Chocolate Chequer Cake

  • Prep time
    30 minutes
  • Cooking time
    25 minutes
  • Servings
    16
  • Difficulty
    Easy

Ingredients

Stork Icing
  • 225 grams Stork
  • 225 grams caster sugar
  • 4 medium eggs
  • 225g self-raising flour, sieved
  • 1 teaspoon baking powder, sieved
  • 1 tablespoon cocoa, blended with 2 tablespoon water
  • 1 teaspoon vanilla extract
  • 2-3 tablespoons apricot jam, warmed and sieved
  • 85 grams Stork
  • 225g icing sugar, sieved
  • 1 tablespoon cocoa, blended with 2 tablespoons water
To decorate
  • Flaked, toasted almonds, or chocolate curls

      Instructions

      how_make
      1. Place Stork, sugar, eggs, flour and baking powder in mixing bowl and beat together with wooden spoon until well mixed, (2 - 3 minutes). Divide mixture and to one half add cocoa and water and the other half the vanilla.

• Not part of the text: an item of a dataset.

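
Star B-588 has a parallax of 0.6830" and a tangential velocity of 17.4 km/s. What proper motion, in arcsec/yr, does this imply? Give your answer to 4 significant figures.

2.507 arcsec/yr

d = 1/p = 1/0.6830″ = 1.4641 pc.
μ = v_t / (4.74 d) = 17.4 / (4.74 × 1.4641) = 17.4 / 6.9398 = 2.5073 ″/yr.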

Divide the chocolate mix between two 18cm (7 inch) greased and bottom-lined sandwich tins and the vanilla mix in two 18cm (7 inch) greased and bottom-lined sandwich tins.
      2. Bake in centre of pre-heated oven 170°C, 160°C fan, Gas 3 for 20-25 minutes. Turn out and cool. Using a plain 10cm (4 inch) round cutter and 4 cm (1½ inch) round cutter, cut each cake into 3 rounds.
      3. Brush joins with apricot jam and replace medium-sized chocolate ring with plain ring and vice-versa. Sandwich the two cakes together with a little apricot jam.
      4. To Decorate Cake: Place all icing ingredients in a mixing bowl and beat together with a wooden spoon until well mixed. (1-2 minutes). Spread a thin layer of chocolate icing round sides of cake and roll in flaked almonds or chocolate curls. Spread remaining icing on top or pipe a decoration if wished.